The significant growth in the number of listed Western Australian companies in the past financial year has increased the end-of-financial-year auditing bottleneck and has some accounting practitioners calling for changes to the reporting deadlines imposed by the Australian Securities Exchange.
The number of Perth-based listed companies reached 700 at June 30, which is 120 more than the previous year and helped boost the number of companies listed on the ASX to more than 2,000.
That growth has been coupled with a shorter two-month deadline to submit annual accounts after the industry last year received an additional 15 days to complete accounts due to the introduction of Australian International Reporting Standards.
Prior to 2003, companies had 75 days to submit their accounts.
“There is more pressure on us than ever before,” one senior accountant, who declined to be named, said.

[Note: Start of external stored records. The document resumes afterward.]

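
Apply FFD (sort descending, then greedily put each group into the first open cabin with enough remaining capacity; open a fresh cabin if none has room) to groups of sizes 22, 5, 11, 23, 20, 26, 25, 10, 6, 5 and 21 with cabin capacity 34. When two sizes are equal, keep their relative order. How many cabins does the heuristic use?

6

Sorted descending: 26, 25, 23, 22, 21, 20, 11, 10, 6, 5, 5.
  26 → cabin 1 (new)  [load 26/34]
  25 → cabin 2 (new)  [load 25/34]
  23 → cabin 3 (new)  [load 23/34]
  22 → cabin 4 (new)  [load 22/34]
  21 → cabin 5 (new)  [load 21/34]
  20 → cabin 6 (new)  [load 20/34]
  11 → cabin 3  [load 34/34]
  10 → cabin 4  [load 32/34]
  6 → cabin 1  [load 32/34]
  5 → cabin 2  [load 30/34]
  5 → cabin 5  [load 26/34]
6 cabins opened.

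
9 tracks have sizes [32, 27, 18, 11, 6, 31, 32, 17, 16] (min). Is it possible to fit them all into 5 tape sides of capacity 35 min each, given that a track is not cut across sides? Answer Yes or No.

Total = 190 min; ⌈190/35⌉ = 6.
At least 6 tape sides are required, but only 5 are allowed.

No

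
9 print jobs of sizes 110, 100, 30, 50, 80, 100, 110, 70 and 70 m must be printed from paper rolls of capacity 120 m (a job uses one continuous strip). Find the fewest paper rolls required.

7

Total = 110 + 110 + 100 + 100 + 80 + 70 + 70 + 50 + 30 = 720 m.
Lower bound: ⌈720/120⌉ = 6 paper rolls.
Also, 7 print jobs each exceed 60 m, and no two of those can share a roll, so at least 7 paper rolls are needed.
A packing using 7 paper rolls:
  roll 1: 110 = 110
  roll 2: 110 = 110
  roll 3: 100 = 100
  roll 4: 100 = 100
  roll 5: 80 + 30 = 110
  roll 6: 70 + 50 = 120
  roll 7: 70 = 70
This matches the lower bound, so 7 is optimal.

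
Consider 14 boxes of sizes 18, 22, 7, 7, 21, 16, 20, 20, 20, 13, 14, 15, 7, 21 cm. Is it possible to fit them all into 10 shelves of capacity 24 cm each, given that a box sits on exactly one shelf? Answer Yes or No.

No

Total = 221 cm; ⌈221/24⌉ = 10.
11 boxes each exceed half the capacity and cannot share a shelf, forcing at least 11 shelves.
At least 11 shelves are required, but only 10 are allowed.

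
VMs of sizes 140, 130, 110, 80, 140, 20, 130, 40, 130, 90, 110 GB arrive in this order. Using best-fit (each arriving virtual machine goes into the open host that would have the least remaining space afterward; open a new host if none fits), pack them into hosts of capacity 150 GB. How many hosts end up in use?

9

  140 → host 1 (new)  [load 140/150]
  130 → host 2 (new)  [load 130/150]
  110 → host 3 (new)  [load 110/150]
  80 → host 4 (new)  [load 80/150]
  140 → host 5 (new)  [load 140/150]
  20 → host 2  [load 150/150]
  130 → host 6 (new)  [load 130/150]
  40 → host 3  [load 150/150]
  130 → host 7 (new)  [load 130/150]
  90 → host 8 (new)  [load 90/150]
  110 → host 9 (new)  [load 110/150]
9 hosts opened.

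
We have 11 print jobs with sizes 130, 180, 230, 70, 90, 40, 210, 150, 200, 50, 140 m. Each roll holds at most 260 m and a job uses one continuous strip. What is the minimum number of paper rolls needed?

Total = 230 + 210 + 200 + 180 + 150 + 140 + 130 + 90 + 70 + 50 + 40 = 1490 m.
Lower bound: ⌈1490/260⌉ = 6 paper rolls.
A packing using 7 paper rolls:
  roll 1: 230 = 230
  roll 2: 210 + 50 = 260
  roll 3: 200 + 40 = 240
  roll 4: 180 + 70 = 250
  roll 5: 150 + 90 = 240
  roll 6: 140 = 140
  roll 7: 130 = 130
No arrangement into 6 paper rolls stays within capacity, so 7 is optimal.

7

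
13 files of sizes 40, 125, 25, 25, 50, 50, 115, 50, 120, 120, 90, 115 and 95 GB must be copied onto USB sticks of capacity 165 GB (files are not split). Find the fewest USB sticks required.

Total = 125 + 120 + 120 + 115 + 115 + 95 + 90 + 50 + 50 + 50 + 40 + 25 + 25 = 1020 GB.
Lower bound: ⌈1020/165⌉ = 7 USB sticks.
A packing using 7 USB sticks:
  USB stick 1: 125 + 40 = 165
  USB stick 2: 120 + 25 = 145
  USB stick 3: 120 + 25 = 145
  USB stick 4: 115 + 50 = 165
  USB stick 5: 115 + 50 = 165
  USB stick 6: 95 + 50 = 145
  USB stick 7: 90 = 90
This matches the lower bound, so 7 is optimal.

7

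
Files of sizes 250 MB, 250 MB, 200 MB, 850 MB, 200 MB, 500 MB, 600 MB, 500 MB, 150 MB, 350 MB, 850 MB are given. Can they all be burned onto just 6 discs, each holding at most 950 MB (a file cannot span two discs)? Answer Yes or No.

Yes

A valid assignment using 6 discs:
  disc 1: 850 = 850
  disc 2: 850 = 850
  disc 3: 600 + 350 = 950
  disc 4: 500 + 250 + 200 = 950
  disc 5: 500 + 250 + 200 = 950
  disc 6: 150 = 150
Every load is within 950 MB, so 6 discs suffice.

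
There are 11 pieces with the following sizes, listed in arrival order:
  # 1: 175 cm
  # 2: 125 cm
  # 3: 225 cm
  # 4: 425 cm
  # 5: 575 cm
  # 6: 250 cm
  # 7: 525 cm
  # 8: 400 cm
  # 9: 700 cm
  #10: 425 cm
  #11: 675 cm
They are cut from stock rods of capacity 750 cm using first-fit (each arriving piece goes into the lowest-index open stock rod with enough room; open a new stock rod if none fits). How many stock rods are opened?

8

  175 → stock rod 1 (new)  [load 175/750]
  125 → stock rod 1  [load 300/750]
  225 → stock rod 1  [load 525/750]
  425 → stock rod 2 (new)  [load 425/750]
  575 → stock rod 3 (new)  [load 575/750]
  250 → stock rod 2  [load 675/750]
  525 → stock rod 4 (new)  [load 525/750]
  400 → stock rod 5 (new)  [load 400/750]
  700 → stock rod 6 (new)  [load 700/750]
  425 → stock rod 7 (new)  [load 425/750]
  675 → stock rod 8 (new)  [load 675/750]
8 stock rods opened.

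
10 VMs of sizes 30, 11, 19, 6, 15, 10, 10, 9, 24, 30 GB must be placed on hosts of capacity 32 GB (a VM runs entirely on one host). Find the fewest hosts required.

6

Total = 30 + 30 + 24 + 19 + 15 + 11 + 10 + 10 + 9 + 6 = 164 GB.
Lower bound: ⌈164/32⌉ = 6 hosts.
A packing using 6 hosts:
  host 1: 30 = 30
  host 2: 30 = 30
  host 3: 24 + 6 = 30
  host 4: 19 + 11 = 30
  host 5: 15 + 10 = 25
  host 6: 10 + 9 = 19
This matches the lower bound, so 6 is optimal.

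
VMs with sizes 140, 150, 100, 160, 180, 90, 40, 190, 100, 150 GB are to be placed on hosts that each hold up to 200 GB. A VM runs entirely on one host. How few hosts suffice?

Total = 190 + 180 + 160 + 150 + 150 + 140 + 100 + 100 + 90 + 40 = 1300 GB.
Lower bound: ⌈1300/200⌉ = 7 hosts.
A packing using 8 hosts:
  host 1: 190 = 190
  host 2: 180 = 180
  host 3: 160 + 40 = 200
  host 4: 150 = 150
  host 5: 150 = 150
  host 6: 140 = 140
  host 7: 100 + 100 = 200
  host 8: 90 = 90
No arrangement into 7 hosts stays within capacity, so 8 is optimal.

8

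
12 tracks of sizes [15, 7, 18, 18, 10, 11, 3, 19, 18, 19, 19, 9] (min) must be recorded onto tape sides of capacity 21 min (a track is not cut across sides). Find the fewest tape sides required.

Total = 19 + 19 + 19 + 18 + 18 + 18 + 15 + 11 + 10 + 9 + 7 + 3 = 166 min.
Lower bound: ⌈166/21⌉ = 8 tape sides.
A packing using 9 tape sides:
  side 1: 19 = 19
  side 2: 19 = 19
  side 3: 19 = 19
  side 4: 18 + 3 = 21
  side 5: 18 = 18
  side 6: 18 = 18
  side 7: 15 = 15
  side 8: 11 + 10 = 21
  side 9: 9 + 7 = 16
No arrangement into 8 tape sides stays within capacity, so 9 is optimal.

9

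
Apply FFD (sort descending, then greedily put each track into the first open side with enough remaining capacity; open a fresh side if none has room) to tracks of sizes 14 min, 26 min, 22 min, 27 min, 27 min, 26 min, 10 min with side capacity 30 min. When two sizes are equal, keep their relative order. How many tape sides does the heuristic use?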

“It is not out of the realm of possibility that [next year] accounts might not get lodged in time.
“I think the ASX need to consider that when we are under pressure the quality of the information can decrease.”
The increasing activity in the listed arena has had a knock-on effect for the private sector. WA Business News understands several large WA private companies will receive their audited accounts two to three weeks later than last year.
Private companies have an extra month to submit their accounts with the Australian Securities and Investments Commission.
Ernst & Young managing partner Jeff Dowling said many analysts were also feeling the pressure and were forced to overlook some financial results because of the large number of reports released in a relatively short period of time.
Mr Dowling would like the ASX to introduce a staggered reporting system where the top 100 listed companies had a two-month deadline, followed by the next 100 companies a fortnight later, while those outside the top 200 companies had an additional month to file their accounts.
An ASX spokesman said the ASX consulted extensively with the industry during 2005 when it reviewed its two-month reporting deadline.
He said bio-tech group Biopharmica was the only company out of the more than 1,000 companies required to report their full-year results by August 31 that failed to submit its accounts, which showed the industry was capable of meeting the deadline.
Deloitte managing partner Keith Jones said his office coped with the busy period better than last year, but said more companies were choosing to lodge unaudited accounts in order to meet the ASX’s August 31 deadline.
Mr Jones said discrepancies in unaudited and audited figures would likely increase as more companies lodge unaudited figures followed by audited accounts.